In this episode, the interviewees present Legal Data Intelligence as a concrete and holistic approach to solving legal data challenges. Not an abstract concept or a set of principles but a working framework with a growing library of resources such as practical toolkits, checklists, and actionable ideas that can transform how modern legal teams deal with contracts, speed up mergers, acquisitions, and divestitures, while still maintaining their commitment to privacy, security, and defensibility. They cite two specific toolkits as examples to illustrate LDI’s practical value: the LDI Contract Management Toolkit and the LDI Mergers, Acquisitions, and Divestitures Guide.

Listen to the full episode and read a partial transcript below.

David Cowen: We're going to be talking about mergers and acquisitions and divestitures.
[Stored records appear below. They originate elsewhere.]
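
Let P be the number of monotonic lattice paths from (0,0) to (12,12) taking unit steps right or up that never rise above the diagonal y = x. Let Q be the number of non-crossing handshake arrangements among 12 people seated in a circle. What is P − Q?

207880

Monotone paths in an n×n grid that stay weakly below the diagonal are counted by C_n; here n = 12. So P = C_12 = 208012.
With 12 = 2·6 people, non-crossing handshake pairings are non-crossing perfect matchings on a circle, counted by C_6. So Q = C_6 = 132.
P − Q = 208012 − 132 = 207880.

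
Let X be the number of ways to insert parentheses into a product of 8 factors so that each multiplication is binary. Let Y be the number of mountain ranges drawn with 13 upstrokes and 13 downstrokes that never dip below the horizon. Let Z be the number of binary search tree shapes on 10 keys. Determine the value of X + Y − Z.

Parenthesizations of m factors correspond to full binary trees with m leaves, counted by C_{m−1}; m = 8 gives C_7. So X = C_7 = 429.
Paths of 13 up- and 13 down-steps that never dip below the axis are Dyck paths; their count is C_13. So Y = C_13 = 742900.
There are C_n binary search tree shapes on n keys; with n = 10 that is C_10. So Z = C_10 = 16796.
X + Y − Z = 429 + 742900 − 16796 = 726533.

726533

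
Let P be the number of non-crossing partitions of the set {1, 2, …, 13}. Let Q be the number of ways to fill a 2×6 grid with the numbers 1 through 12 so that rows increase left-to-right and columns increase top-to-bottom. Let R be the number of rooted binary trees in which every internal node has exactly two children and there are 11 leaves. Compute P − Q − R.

725972

Non-crossing partitions of an n-element set are counted by C_n; here n = 13. So P = C_13 = 742900.
By the hook-length formula (or a Dyck-path bijection), SYT of shape 2×6 number C_6. So Q = C_6 = 132.
A full binary tree with L leaves has L−1 internal nodes and is counted by C_{L−1}; L = 11 gives C_10. So R = C_10 = 16796.
P − Q − R = 742900 − 132 − 16796 = 725972.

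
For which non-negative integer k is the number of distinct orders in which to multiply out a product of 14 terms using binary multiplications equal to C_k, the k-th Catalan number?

Parenthesizations of m factors correspond to full binary trees with m leaves, counted by C_{m−1}; m = 14 gives C_13.

13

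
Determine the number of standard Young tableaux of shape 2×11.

58786

By the hook-length formula (or a Dyck-path bijection), SYT of shape 2×11 number C_11.
C_11 = 58786.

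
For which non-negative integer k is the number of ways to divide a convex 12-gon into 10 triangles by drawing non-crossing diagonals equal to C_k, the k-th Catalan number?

The number of triangulations of a 12-gon is the Catalan number C_10 (index = sides − 2).

10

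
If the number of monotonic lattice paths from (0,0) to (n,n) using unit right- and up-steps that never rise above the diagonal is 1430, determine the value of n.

Such diagonal-avoiding paths in an n×n grid are counted by C_n, and C_8 = 1430.

8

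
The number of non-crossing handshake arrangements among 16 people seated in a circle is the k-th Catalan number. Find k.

8

Non-crossing handshake pairings of 2n people are counted by C_n; 16 people gives n = 8.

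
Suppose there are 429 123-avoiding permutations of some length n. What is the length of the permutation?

7

Permutations of [n] avoiding a fixed length-3 pattern are counted by C_n. The Catalan number equal to 429 is C_7.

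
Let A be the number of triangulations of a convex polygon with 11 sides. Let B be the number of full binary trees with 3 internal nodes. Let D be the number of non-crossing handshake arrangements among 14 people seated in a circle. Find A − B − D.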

We're going to jump right into it. How are you working with mergers, acquisitions and divestitures today compared to two or three years ago? What is different today?

Odette Claridge: We are in the Corporate working group. Our group created a toolkit for mergers, acquisitions, and divestitures. We also created a toolkit for contract management. On the M&A&D side, the toolkit is really for the legal professional who is working on setting the stage for a deal. We are helping them navigate the stakeholders, the roles, responsibilities, technologies, and just how to really orchestrate the transaction.

Tara Lawler: There's obviously this explosion of data now. When you were doing a merger or a divestiture ten years ago, you would have employee hard drives, email, and it was relatively simple. But now, you have all these third-party apps, and communication tools. And so some of it may be subject to record retention, ongoing preservation obligations, and just useful information for either company. Identifying all of that data and making sure that it's going to the right company; that it's being tracked; and that if you don't need it anymore, it's being disposed of. And if it needs to be preserved, making sure you are preserving it. Getting your hands around this huge volume of data and finding the useful data in it that needs to be maintained.

If you look two years or three years ahead, what does the future look like?

Lawler: It's going to be LDI with a lot of generative AI on top of it. In 2026, we are going to be figuring out how AI is going to layer into all of these things— the work product, toolkits, and the checklists that we're creating.

Virginia Ring: I think the legal industry right now is changing so rapidly through AI. And it's hard to kind of picture where we're going to be in three to five years. It’s hard to even wrap your mind around it because everything is changing so rapidly. I do think that the framework that we're putting together through LDI is going to exist and guide everyone as we're approaching this new world of AI. So, I'm excited to continue working with the LDI team.

Claridge: What I would like to see is for LDI to kind of be the first stop for people. Say they're working on a second request. LDI is where they come to download the framework, the toolkit, and then move forward with the recommended checklist. So it's kind of my goal for LDI to be something like that, where it's kind of the first stop for every legal data professional to come and get the framework.